I came across this blog entry and the accompanying presentation by Robert Milkoski about his experience switching from Linux to Oracle Solaris 11 for a distributed OpenAFS file serving environment at Morgan Stanley.
If you are an IT manager, the presentation will show you:
Running Solaris with a support contract can cost less than running Linux (even without a support contract) because of technical advantages of Solaris.
IT departments can benefit from hiring computer scientists into Systems Programmer or similar roles. Their computer science background should be nurtured so that they can continue to deliver value (savings and opportunity) to the business as technology advances.
If you are a sysadmin, developer, or somewhere in between, the presentation will show you:
A presentation that explains your technical analysis can be very influential.
Learning and using the non-default options of an OS can make all the difference as to whether one OS is better suited than another. For example, see the graphs on slides 3 - 5. The ZFS default is to not use compression.
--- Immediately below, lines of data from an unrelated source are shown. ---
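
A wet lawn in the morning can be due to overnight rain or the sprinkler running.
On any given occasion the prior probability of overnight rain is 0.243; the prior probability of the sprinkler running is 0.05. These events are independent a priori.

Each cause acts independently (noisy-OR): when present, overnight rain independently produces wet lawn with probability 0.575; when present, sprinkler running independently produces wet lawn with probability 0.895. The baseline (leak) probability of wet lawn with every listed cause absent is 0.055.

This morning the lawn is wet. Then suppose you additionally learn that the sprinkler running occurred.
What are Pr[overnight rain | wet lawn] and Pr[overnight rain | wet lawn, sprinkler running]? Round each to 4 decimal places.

Pr[overnight rain | wet lawn] ≈ 0.6704; Pr[overnight rain | wet lawn, sprinkler running] ≈ 0.2545

Under noisy-OR, P(wet lawn | causes) = 1 − (1−0.055)·∏(1−qᵢ) over the active causes.
Enumerate the 4 (overnight rain, sprinkler running) configurations and weight by the priors:
  P(wet lawn) = 0.055*0.757*0.95 + 0.900775*0.757*0.05 + 0.598375*0.243*0.95 + 0.957829*0.243*0.05
        = 0.039553 + 0.034094 + 0.138135 + 0.011638 = 0.223420
The terms with overnight rain present sum to 0.149773, so
  P(overnight rain | wet lawn) = 0.149773 / 0.223420 ≈ 0.6704

Now also conditioning on sprinkler running=true:
P(wet lawn | sprinkler running) = 0.900775·0.757 + 0.957829·0.243 = 0.681887 + 0.232752 = 0.914639
Restricting to configurations with overnight rain present: 0.957829·0.243 = 0.232752.
P(overnight rain | wet lawn, sprinkler running) = 0.232752 / 0.914639 ≈ 0.2545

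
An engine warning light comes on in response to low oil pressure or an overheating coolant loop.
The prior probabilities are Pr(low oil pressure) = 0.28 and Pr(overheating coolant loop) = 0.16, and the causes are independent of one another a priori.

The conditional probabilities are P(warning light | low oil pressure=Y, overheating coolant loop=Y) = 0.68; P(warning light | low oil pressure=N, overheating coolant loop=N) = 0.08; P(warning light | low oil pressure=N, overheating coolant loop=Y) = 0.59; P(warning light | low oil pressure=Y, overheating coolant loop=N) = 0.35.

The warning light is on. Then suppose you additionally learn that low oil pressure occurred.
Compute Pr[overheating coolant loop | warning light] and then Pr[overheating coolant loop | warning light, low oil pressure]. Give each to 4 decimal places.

Pr[overheating coolant loop | warning light] ≈ 0.4296; Pr[overheating coolant loop | warning light, low oil pressure] ≈ 0.2701

P(warning light) = 0.08·0.72·0.84 + 0.59·0.72·0.16 + 0.35·0.28·0.84 + 0.68·0.28·0.16 = 0.048384 + 0.067968 + 0.082320 + 0.030464 = 0.229136
Restricting to configurations with overheating coolant loop present: 0.067968 + 0.030464 = 0.098432.
P(overheating coolant loop | warning light) = 0.098432 / 0.229136 ≈ 0.4296

With the extra evidence:
By total probability over both values of overheating coolant loop:
  P(warning light | low oil pressure) = 0.35*0.84 + 0.68*0.16
        = 0.294000 + 0.108800 = 0.402800
Keeping only the overheating coolant loop-present terms gives 0.108800, so
  P(overheating coolant loop | warning light, low oil pressure) = 0.108800 / 0.402800 ≈ 0.2701
— low oil pressure explains away the evidence for overheating coolant loop.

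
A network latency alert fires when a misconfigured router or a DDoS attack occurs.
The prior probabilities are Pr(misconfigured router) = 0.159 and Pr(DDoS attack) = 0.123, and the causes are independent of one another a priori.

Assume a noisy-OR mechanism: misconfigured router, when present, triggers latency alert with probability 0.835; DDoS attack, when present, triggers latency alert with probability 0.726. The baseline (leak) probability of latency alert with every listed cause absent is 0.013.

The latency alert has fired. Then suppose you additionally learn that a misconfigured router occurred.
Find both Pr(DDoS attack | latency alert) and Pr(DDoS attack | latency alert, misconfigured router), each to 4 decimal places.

Under noisy-OR, P(latency alert | causes) = 1 − (1−0.013)·∏(1−qᵢ) over the active causes.
For the numerator, keep only DDoS attack=true terms: 0.075468 + 0.018684 = 0.094152
The normalizing constant is 0.013·0.841·0.877 + 0.729562·0.841·0.123 + 0.837145·0.159·0.877 + 0.955378·0.159·0.123 = 0.220474
P(DDoS attack | latency alert) = 0.094152/0.220474 ≈ 0.4270

Now also conditioning on misconfigured router=true:
Enumerate both values of DDoS attack and weight by the priors:
  P(latency alert | misconfigured router) = 0.837145·0.877 + 0.955378·0.123
        = 0.734176 + 0.117511 = 0.851687
The terms with DDoS attack present sum to 0.117511, so
  P(DDoS attack | latency alert, misconfigured router) = 0.117511 / 0.851687 ≈ 0.1380
Conditioning on misconfigured router lowers the posterior on DDoS attack: the classic explaining-away effect in a common-effect structure.

Pr(DDoS attack | latency alert) ≈ 0.4270; Pr(DDoS attack | latency alert, misconfigured router) ≈ 0.1380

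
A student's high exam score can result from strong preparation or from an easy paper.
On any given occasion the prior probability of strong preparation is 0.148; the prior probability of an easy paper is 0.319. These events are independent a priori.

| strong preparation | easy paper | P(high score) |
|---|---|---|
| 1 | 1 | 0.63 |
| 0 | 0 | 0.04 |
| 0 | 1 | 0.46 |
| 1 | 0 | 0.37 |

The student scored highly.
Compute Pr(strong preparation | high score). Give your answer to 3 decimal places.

Pr(strong preparation | high score) ≈ 0.311

P(high score) = 0.04×0.852×0.681 + 0.46×0.852×0.319 + 0.37×0.148×0.681 + 0.63×0.148×0.319 = 0.023208 + 0.125022 + 0.037292 + 0.029744 = 0.215266
The strong preparation-present share is 0.037292 + 0.029744 = 0.067036.
P(strong preparation | high score) = 0.067036 / 0.215266 ≈ 0.311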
When trying to convince those that hold the purse strings that your technical direction should be taken, the financial impact can be the part that closes the deal. See slides 6, 9, and 10. Sometimes reducing rack space requirements can be the biggest impact because it may stave off or completely eliminate the need for facilities growth.
DTrace can be used to shine light on performance problems that may be suspected but not diagnosed. It is quite likely that these problems have existed in OpenAFS for a decade or more. DTrace made diagnosis possible.
DTrace can be used to create performance analysis tools without modifying the source of software that is under analysis. See slides 29 - 32.
Microstate accounting, visible in the prstat output on slide 37 can be used to quickly draw focus to problem areas that affect CPU saturation. Note that prstat without -m gives a time-decayed moving average that is not nearly as useful.
Instruction level probes (slides 33 - 34) are a super-easy way to identify which part of a function is hot.